I was recently reviewing an old exam and noticed I lost marks for the following Q/A. I cannot for the life of me figure out why this was the case. If someone could highlight what I did incorrectly and suggest a correction, that would be greatly appreciated.
Question:
Prove $a \cdot b = 0 \iff a = 0 \vee b = 0$ where $a$ and $b$ are elements of a field $F$.
Answer:
First we show $a = 0 \vee b = 0 \Longrightarrow a \cdot b = 0$.
Let $x \in F$ be arbitrary. Then $0 \cdot x = 0 \cdot x + 0$ But $x \in F$, so there exists an additive inverse $(-x)$ for $x$. Hence $ 0 \cdot x + 0 = 0 \cdot x + (x + (-x))$ Using the associativity of addition and the distributivity of multiplication over addition in $F$ we have $0 \cdot x + (x + (-x)) = (0 \cdot x + x) + (-x) = x \cdot (0 + 1) + (-x)$ Thus $0 \cdot x = x \cdot 1 + (-x) = 0$ Because $x$ was arbitrary, we can conclude that $0$ multiplied by any element of $F$ is $0$. Given that $a = 0 \vee b = 0$, it follows that $a \cdot b = 0$.

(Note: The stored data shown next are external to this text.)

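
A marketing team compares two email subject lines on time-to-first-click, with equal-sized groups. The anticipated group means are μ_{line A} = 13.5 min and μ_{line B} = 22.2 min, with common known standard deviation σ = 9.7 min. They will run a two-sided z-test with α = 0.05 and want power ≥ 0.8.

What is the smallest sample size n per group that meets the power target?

n = 20 per group

Standardized effect: d = |μ_{line A} − μ_{line B}| / σ = |13.5 − 22.2| / 9.7 = 0.8969
For power 0.8 need Φ(δ − z_{0.025}) = 0.8, so δ = z_{0.025} + z_{0.20} = 1.960 + 0.842 = 2.802.
(For δ > 0 the lower-tail rejection region contributes negligibly to power, so the one-term inversion is standard.)
δ = d·√(n/2) ⇒ n = 2(δ/d)² = 2 × (2.802 / 0.8969)² = 19.51.
Round up to the next whole unit.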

Next we show $a \cdot b = 0 \Longrightarrow a = 0 \vee b = 0$. If we assume the contrary, we have $a \cdot b = 0 \wedge (a \ne 0 \wedge b \ne 0)$ We know that there exists a multiplicative inverse $a^{-1}$ for $a$, so $a^{-1} \cdot a \cdot b = a^{-1} \cdot 0$ But (remembering that associativity holds) this reduces to $1 \cdot b = 0$, which is a contradiction. Hence it follows that $a \cdot b = 0 \iff a = 0 \vee b = 0$